The humour and sarcasm we are surrounded by is one of the keys to how we are formed. Every decently clothed joke has an element of the ridiculous, impossible or stupid in it. Each time someone laughs at one of these jokes they give their tacit assent that this was indeed ridiculous. Every time you don’t laugh at someone’s joke, you have found that you disagree with the comic on the nature of reality. If you are the only one in the circle not laughing, you have found that your view on reality is in the minority. Only our most precious views can long sustain an isolation of this kind, and in many cases we will conform without even knowing we disagreed in the first place. This often isn’t a bad thing. It is just one more way that we are shaped and moulded in the image of those around us. Choose good peers and you will find yourself well formed.

People of all stripes use humour and sarcasm to reinforce the bounds of reason. When a man jokes to his sons that fake anatomy covers fake personality, or a  pastor notes that his toddler speaks like a Pentacostal, the hearers of the joke are actually sanctified as they laugh, as their worldview is brought into a greater alignment with God’s reality.

Humour is also an easy and fun way to break less mature Christians into more complex theology. Through humour they are introduced to the terminology and a caricatured  outline of each position, as well as a helpful framing of what their starting point should be if they investigate further. 

The pen to play in

There are clear boundaries for mockery, and depending on which boundary is crossed the taunt can become coarse or mean. We tend to agree on where the line of coarseness is, and we modern Christians are much more likely to be prudish than filthy in mockery. The boundary that we struggle with much more is that of meanness.

There are two rules to follow when using mockery in general conversation…

1.      Don’t mock someone weaker than you.

2.      Don’t mock an idea when you are really trying to mock the person who holds that idea.

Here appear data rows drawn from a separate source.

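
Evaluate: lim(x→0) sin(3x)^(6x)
This is an exponential indeterminate form.

For exponential indeterminate forms, take the natural log:
  Let L = lim(x→0) sin(3x)^(6x)
  Then ln(L) = lim(x→0) [exponent × ln(base)]
  Evaluate using L'Hôpital or standard limits, then exponentiate.
  L = 1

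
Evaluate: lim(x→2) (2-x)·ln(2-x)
This is a 0·∞ indeterminate form.

Rewrite 0·∞ as a quotient (0/0 or ∞/∞ form), then apply L'Hôpital's rule:
  lim(x→2) (2-x)·ln(2-x) = 0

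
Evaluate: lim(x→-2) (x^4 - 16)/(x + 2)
This is a standard limit.

Factor or rationalize the expression:
  lim(x→-2) (x^4 - 16)/(x + 2) = -32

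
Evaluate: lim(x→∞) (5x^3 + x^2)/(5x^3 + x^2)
This is an ∞/∞ indeterminate form.

Apply L'Hôpital's rule: differentiate numerator and denominator separately.
  f(x) = 5·x^3 + x^2   ⇒   f'(x) = 15·x^2 + 2·x
  g(x) = 5·x^3 + x^2   ⇒   g'(x) = 15·x^2 + 2·x
  lim(x→∞) f'(x)/g'(x) = lim(x→∞) (15·x^2 + 2·x)/(15·x^2 + 2·x)
  = 1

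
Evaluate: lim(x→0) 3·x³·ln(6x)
This is a 0·∞ indeterminate form.

Rewrite 0·∞ as a quotient (0/0 or ∞/∞ form), then apply L'Hôpital's rule:
  lim(x→0) 3·x³·ln(6x) = 0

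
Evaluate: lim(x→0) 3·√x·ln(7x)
This is a 0·∞ indeterminate form.

Rewrite 0·∞ as a quotient (0/0 or ∞/∞ form), then apply L'Hôpital's rule:
  lim(x→0) 3·√x·ln(7x) = 0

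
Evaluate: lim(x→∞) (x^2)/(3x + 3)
This is an ∞/∞ indeterminate form.

Apply L'Hôpital's rule: differentiate numerator and denominator separately.
  f(x) = x^2   ⇒   f'(x) = 2·x
  g(x) = 3·x + 3   ⇒   g'(x) = 3
  lim(x→∞) f'(x)/g'(x) = lim(x→∞) (2·x)/(3)
  = ∞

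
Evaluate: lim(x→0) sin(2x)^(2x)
This is an exponential indeterminate form.

For exponential indeterminate forms, take the natural log:
  Let L = lim(x→0) sin(2x)^(2x)
  Then ln(L) = lim(x→0) [exponent × ln(base)]
  Evaluate using L'Hôpital or standard limits, then exponentiate.
  L = 1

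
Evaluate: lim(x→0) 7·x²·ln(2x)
This is a 0·∞ indeterminate form.

Rewrite 0·∞ as a quotient (0/0 or ∞/∞ form), then apply L'Hôpital's rule:
  lim(x→0) 7·x²·ln(2x) = 0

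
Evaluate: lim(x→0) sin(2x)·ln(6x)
This is a 0·∞ indeterminate form.

Rewrite 0·∞ as a quotient (0/0 or ∞/∞ form), then apply L'Hôpital's rule:
  lim(x→0) sin(2x)·ln(6x) = 0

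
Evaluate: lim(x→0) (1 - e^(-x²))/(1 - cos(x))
This is a 0/0 indeterminate form.

Apply L'Hôpital's rule: differentiate numerator and denominator separately.
  f(x) = 1 - e^(-x^2)   ⇒   f'(x) = 2·x·e^(-x^2)
  g(x) = 1 - cos(x)   ⇒   g'(x) = sin(x)
  lim(x→0) f'(x)/g'(x) = lim(x→0) (2·x·e^(-x^2))/(sin(x))
  = 2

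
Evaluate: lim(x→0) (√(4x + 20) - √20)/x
This is a standard limit.

Factor or rationalize the expression:
  lim(x→0) (√(4x + 20) - √20)/x = sqrt(5)/5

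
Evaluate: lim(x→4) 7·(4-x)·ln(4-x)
This is a 0·∞ indeterminate form.

Rewrite 0·∞ as a quotient (0/0 or ∞/∞ form), then apply L'Hôpital's rule:
  lim(x→4) 7·(4-x)·ln(4-x) = 0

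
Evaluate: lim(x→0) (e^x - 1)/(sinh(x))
This is a 0/0 indeterminate form.

Apply L'Hôpital's rule: differentiate numerator and denominator separately.
  f(x) = e^(x) - 1   ⇒   f'(x) = e^(x)
  g(x) = sinh(x)   ⇒   g'(x) = cosh(x)
  lim(x→0) f'(x)/g'(x) = lim(x→0) (e^(x))/(cosh(x))
  = 1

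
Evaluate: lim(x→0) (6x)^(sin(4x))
This is an exponential indeterminate form.

For exponential indeterminate forms, take the natural log:
  Let L = lim(x→0) (6x)^(sin(4x))
  Then ln(L) = lim(x→0) [exponent × ln(base)]
  Evaluate using L'Hôpital or standard limits, then exponentiate.
  L = 1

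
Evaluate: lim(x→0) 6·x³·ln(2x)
This is a 0·∞ indeterminate form.

Rewrite 0·∞ as a quotient (0/0 or ∞/∞ form), then apply L'Hôpital's rule:
  lim(x→0) 6·x³·ln(2x) = 0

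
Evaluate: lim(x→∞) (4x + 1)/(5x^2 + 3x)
This is an ∞/∞ indeterminate form.

Apply L'Hôpital's rule: differentiate numerator and denominator separately.
  f(x) = 4·x + 1   ⇒   f'(x) = 4
  g(x) = 5·x^2 + 3·x   ⇒   g'(x) = 10·x + 3
  lim(x→∞) f'(x)/g'(x) = lim(x→∞) (4)/(10·x + 3)
  = 0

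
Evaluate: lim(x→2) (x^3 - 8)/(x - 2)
This is a standard limit.

Factor or rationalize the expression:
  lim(x→2) (x^3 - 8)/(x - 2) = 12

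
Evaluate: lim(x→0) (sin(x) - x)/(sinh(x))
This is a 0/0 indeterminate form.

Apply L'Hôpital's rule: differentiate numerator and denominator separately.
  f(x) = -x + sin(x)   ⇒   f'(x) = cos(x) - 1
  g(x) = sinh(x)   ⇒   g'(x) = cosh(x)
  lim(x→0) f'(x)/g'(x) = lim(x→0) (cos(x) - 1)/(cosh(x))
  = 0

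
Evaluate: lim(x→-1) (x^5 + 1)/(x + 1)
This is a standard limit.

Factor or rationalize the expression:
  lim(x→-1) (x^5 + 1)/(x + 1) = 5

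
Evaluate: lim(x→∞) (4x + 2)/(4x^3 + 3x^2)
This is an ∞/∞ indeterminate form.

Apply L'Hôpital's rule: differentiate numerator and denominator separately.
  f(x) = 4·x + 2   ⇒   f'(x) = 4
  g(x) = 4·x^3 + 3·x^2   ⇒   g'(x) = 12·x^2 + 6·x
  lim(x→∞) f'(x)/g'(x) = lim(x→∞) (4)/(12·x^2 + 6·x)
  = 0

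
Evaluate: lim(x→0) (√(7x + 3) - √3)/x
This is a standard limit.

Factor or rationalize the expression:
  lim(x→0) (√(7x + 3) - √3)/x = 7·sqrt(3)/6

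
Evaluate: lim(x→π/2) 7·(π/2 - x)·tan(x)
This is a 0·∞ indeterminate form.

Rewrite 0·∞ as a quotient (0/0 or ∞/∞ form), then apply L'Hôpital's rule:
  lim(x→π/2) 7·(π/2 - x)·tan(x) = 7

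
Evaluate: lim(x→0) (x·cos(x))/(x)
This is a 0/0 indeterminate form.

Apply L'Hôpital's rule: differentiate numerator and denominator separately.
  f(x) = x·cos(x)   ⇒   f'(x) = -x·sin(x) + cos(x)
  g(x) = x   ⇒   g'(x) = 1
  lim(x→0) f'(x)/g'(x) = lim(x→0) (-x·sin(x) + cos(x))/(1)
  = 1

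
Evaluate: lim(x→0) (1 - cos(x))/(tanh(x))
This is a 0/0 indeterminate form.

Apply L'Hôpital's rule: differentiate numerator and denominator separately.
  f(x) = 1 - cos(x)   ⇒   f'(x) = sin(x)
  g(x) = tanh(x)   ⇒   g'(x) = 1 - tanh(x)^2
  lim(x→0) f'(x)/g'(x) = lim(x→0) (sin(x))/(1 - tanh(x)^2)
  = 0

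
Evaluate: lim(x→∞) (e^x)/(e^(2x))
This is an ∞/∞ indeterminate form.

Apply L'Hôpital's rule: differentiate numerator and denominator separately.
  f(x) = e^(x)   ⇒   f'(x) = e^(x)
  g(x) = e^(2·x)   ⇒   g'(x) = 2·e^(2·x)
  lim(x→∞) f'(x)/g'(x) = lim(x→∞) (e^(x))/(2·e^(2·x))
  = 0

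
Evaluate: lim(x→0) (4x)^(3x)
This is an exponential indeterminate form.

For exponential indeterminate forms, take the natural log:
  Let L = lim(x→0) (4x)^(3x)
  Then ln(L) = lim(x→0) [exponent × ln(base)]
  Evaluate using L'Hôpital or standard limits, then exponentiate.
  L = 1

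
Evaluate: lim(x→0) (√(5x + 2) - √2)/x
This is a standard limit.

Factor or rationalize the expression:
  lim(x→0) (√(5x + 2) - √2)/x = 5·sqrt(2)/4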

Damon and I violated the first of these rules, which is why our mockery was wrong. However no such conclusion could be made of the two jokers in the group chat. Of course, this doesn’t mean that their humour was high quality, only that it was not mean.

 

In conclusion

The clearest opposition orthodox Christians face in today’s culture is over the nature of reality. More and more the flood of idiocy is rising around our churches and mature Christians must raise the sandbag walls ever higher to keep the madness out. One of the best ways to keep idiotic ideas out of the church is to name them for what they are, and this can be done just as validly by mockery as by a lecture with slides and diagrams. Meanness can and should be avoided, but some internal embarrassment can not be helped. If people believe something stupid, hear it called stupid, are embarrassed and repent, this is the Lord’s work and we should give thanks.

Christians who want to shield their weaker brethren from reality until their error can be cut out under anesthetic create the very problem they are worried about. By the time the operation is performed the tumour may be so far progressed that a technical surgery is really needed, and the teenage Dispensational Baptist surgeon may only have a hacksaw and duct tape on hand. If a younger Lisa had from time to time heard that “egalitarian preachers are women of either sex” or that ‘watching a woman preach is like watching a man breastfeed’ it is quite possible that she would still be a Christian to this day.